考子は大きく背伸びをしたあと、CDを入れ替えた。
音楽以外の胎教をするためだ。
スピーカーからは英会話が流れてきた。
「クラシック音楽だけじゃなくて、留学しても困らないように英会話もいっぱい聞かせてあげるね」
お腹に向かって優しく語りかけた。
英会話のCDが終わっても、お腹を擦りながら尚も語りかけ続けた。
新から「君の心音が聞こえているはずだから、ゆったりと穏やかな気持ちになることが大事だよ。君の心音が安定すると胎児も落ち着くからね。それに、君の声も聞こえているはずだから優しく話しかけてあげると喜ぶと思うよ。それから、素敵な音楽を聞かせてあげることもいいかもしれないね。外からの音はまだよく聞こえないし、音楽の素晴らしさはわからないかもしれないけど、君が好きな音楽を聴いて幸せな気持ちになれば胎児も幸せな気持ちになると思うんだ」と聞いていたので、赤ちゃんにお腹を蹴られた日からお腹に向かって一生懸命語りかけたり、クラシック音楽や英会話を聞くことが日常になっていた。

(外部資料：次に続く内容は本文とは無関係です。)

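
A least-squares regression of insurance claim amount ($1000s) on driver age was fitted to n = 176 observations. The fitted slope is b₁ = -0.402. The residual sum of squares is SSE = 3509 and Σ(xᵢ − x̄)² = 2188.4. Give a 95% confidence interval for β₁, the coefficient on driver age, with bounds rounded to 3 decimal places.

MSE = SSE/(n − 2) = 3509/174 = 20.1667.
SE(b₁) = √(MSE/Sₓₓ) = √(20.1667/2188.4) = 0.0959961.
df = n − 2 = 174.
t* = t_{0.025, 174} = 1.973691.
Margin = t* × SE = 1.973691 × 0.0959961 = 0.18947.
CI: -0.402 ± 0.18947 → (-0.591, -0.213).
With 95% confidence, each one-unit increase in driver age is associated with a change of between -0.591 and -0.213 $1000s in insurance claim amount.

(-0.591, -0.213)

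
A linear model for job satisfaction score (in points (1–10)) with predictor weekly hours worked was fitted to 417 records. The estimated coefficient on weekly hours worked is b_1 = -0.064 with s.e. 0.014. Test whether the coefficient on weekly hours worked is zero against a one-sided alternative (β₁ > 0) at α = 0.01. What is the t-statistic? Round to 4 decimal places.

t = -4.5714

H₀: β₁ = 0 vs H₁: β₁ > 0.
t = (b_1 − β₁⁰)/SE = -0.064 / 0.014 = -4.5714.
df = n − 2 = 417 − 2 = 415.
One-sided p ≈ 1.0000, which is ≥ 0.01, so fail to reject H₀.
The data do not give significant evidence that the true slope on weekly hours worked is positive.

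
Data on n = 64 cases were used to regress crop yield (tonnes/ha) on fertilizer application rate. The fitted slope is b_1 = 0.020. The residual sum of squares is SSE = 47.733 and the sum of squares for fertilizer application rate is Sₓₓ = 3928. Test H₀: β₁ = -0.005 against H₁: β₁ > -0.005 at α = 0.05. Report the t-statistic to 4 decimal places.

t = 1.7857

MSE = SSE/(n − 2) = 47.733/62 = 0.769887.
SE(b_1) = √(MSE/Sₓₓ) = √(0.769887/3928) = 0.014.
t = (0.020 − (-0.005)) / 0.014 = 1.7857.
df = n − 2 = 62.
One-sided p ≈ 0.0395, which is < 0.05, so reject H₀.
There is evidence that the true slope on fertilizer application rate exceeds -0.005 tonnes/ha per unit.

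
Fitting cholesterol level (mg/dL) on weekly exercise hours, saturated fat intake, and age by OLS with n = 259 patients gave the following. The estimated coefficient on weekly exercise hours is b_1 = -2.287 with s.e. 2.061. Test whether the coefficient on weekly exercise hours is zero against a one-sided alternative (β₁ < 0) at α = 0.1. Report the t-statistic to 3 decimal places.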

新から借りた専門書を読むと、『胎教とは、生前教育ではなく、ママがリラックスできる環境を作って、赤ちゃんを気持ちよくしてあげること』と書かれていたが、でもそれだけではないはずだと考子は思っていた。
妊娠期間中に色々な事を教えてあげることも可能だと思っていたのだ。
だから、教育という観点に重きを置いていた。
中でも、アメリカに留学するかもしれないことを考えて、英語を聞かせることに多くの時間を費やしていた。
そして、もう少しお腹が大きくなったら進化生物学のことを話してあげようと考えていた。
新に医学の話をしてもらうことも考えていた。
「母親なら誰でも赤ちゃんのためになんでもしてあげたいって思うわよね」
考子はまた独り言ちてお腹に手を当てた。